Responding to complaints filed by PJM’s market monitor, Monitoring Analytics, as well as ratepayer advocates and large energy users, FERC said in March 2021 the grid operator’s default “market seller offer cap” needed to be revised. PJM’s offer cap rules were leading to unfairly high capacity prices, according to the market monitor and ratepayer advocates.
In its September 2021 decision, FERC ordered PJM to adopt a proposal from Monitoring Analytics that requires power plant owners to get the market monitor’s unit-specific approval for bids above zero, unless the planned offer meets certain conditions.
When FERC was considering changes to PJM’s capacity bidding rules, Vistra and other generators and power supply trade groups argued the switch would prevent market participants from making bids that fully reflected their financial risks.

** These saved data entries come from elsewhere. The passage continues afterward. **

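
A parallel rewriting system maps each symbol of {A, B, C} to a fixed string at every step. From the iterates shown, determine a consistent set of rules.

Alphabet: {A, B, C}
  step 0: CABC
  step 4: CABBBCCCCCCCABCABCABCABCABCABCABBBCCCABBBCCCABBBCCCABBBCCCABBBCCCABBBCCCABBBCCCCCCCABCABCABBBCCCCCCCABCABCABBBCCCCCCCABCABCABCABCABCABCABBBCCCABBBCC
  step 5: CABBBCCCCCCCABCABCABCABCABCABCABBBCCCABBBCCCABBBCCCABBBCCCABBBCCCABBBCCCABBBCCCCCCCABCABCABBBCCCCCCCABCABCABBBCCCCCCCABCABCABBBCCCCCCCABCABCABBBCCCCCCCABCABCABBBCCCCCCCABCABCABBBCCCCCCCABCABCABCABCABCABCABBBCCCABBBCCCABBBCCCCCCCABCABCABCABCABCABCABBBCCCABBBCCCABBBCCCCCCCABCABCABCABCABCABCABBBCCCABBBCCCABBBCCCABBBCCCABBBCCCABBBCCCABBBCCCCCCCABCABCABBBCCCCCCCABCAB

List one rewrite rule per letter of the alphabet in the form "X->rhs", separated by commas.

A->BB, B->CC, C->CAB

  step 4 ⇒ step 5: CABBBCCCCCCCABCABCABCABCABCABCABBBCCCABBBCCCABBBCCCABBBCCCABBBCCCABBBCCCABBBCCCCCCCABCABCABBBCCCCCCCABCABCABBBCCCCCCCABCABCABCABCABCABCABBBCCCABBBCC ⇒ CAB·BB·CC·CC·CC·CAB·CAB·CAB·CAB·CAB·CAB·CAB·BB·CC·CAB·BB·CC·CAB·BB·CC·CAB·BB·CC·CAB·BB·CC·CAB·BB·CC·CAB·BB·CC·CC·CC·CAB·CAB·CAB·BB·CC·CC·CC·CAB·CAB·CAB·BB·CC·CC·CC·CAB·CAB·CAB·BB·CC·CC·CC·CAB·CAB·CAB·BB·CC·CC·CC·CAB·CAB·CAB·BB·CC·CC·CC·CAB·CAB·CAB·BB·CC·CC·CC·CAB·CAB·CAB·CAB·CAB·CAB·CAB·BB·CC·CAB·BB·CC·CAB·BB·CC·CC·CC·CAB·CAB·CAB·CAB·CAB·CAB·CAB·BB·CC·CAB·BB·CC·CAB·BB·CC·CC·CC·CAB·CAB·CAB·CAB·CAB·CAB·CAB·BB·CC·CAB·BB·CC·CAB·BB·CC·CAB·BB·CC·CAB·BB·CC·CAB·BB·CC·CAB·BB·CC·CC·CC·CAB·CAB·CAB·BB·CC·CC·CC·CAB·CAB
    A ↦ BB
    B ↦ CC
    C ↦ CAB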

The power supply companies, EPSA and the PJM Power Providers Group sued to overturn FERC’s decision, which they said was arbitrary and capricious because the agency failed to explain its reasoning. They also said FERC failed to account for the risks market participants take and that the decision infringes on their rights to set their own rates through their bids under Section 205 of the Federal Power Act, according to the appeals court decision.
The court disagreed that FERC failed to consider alleged bidder risks, such as liquidated damages, unanticipated outages, labor disputes, lower energy revenues, weather, supply chain restrictions, and unit performance.
“As clear as day, the commission’s prior orders expressly stated that energy-market risks were ‘not intended to [be] permit[ted]’ in capacity market offers, because such risks are already generally assumed by all PJM market participants,” the court said.
FERC also said that allowing suppliers to price every possible negative outcome in their bids would unreasonably shift all risk from suppliers to consumers, the court said.
The court also dismissed the argument that market participant bids are “rates” under the Federal Power Act and are therefore protected from change by PJM’s market monitor.
Although power suppliers and the market monitor may submit different proposals in the unit-specific review process, the market monitor’s proposal does not automatically displace an offer submitted by a supplier, the court said. PJM plays the main role in determining which offer makes it to the market, the court said.
“Capacity market offers are not ‘rates’ within the statutory meaning of Section 205; they are inputs into determining the market-clearing price,” the court said.
EPSA’s Snitchler said the court’s decision adds urgency to a capacity market reform stakeholder process at PJM.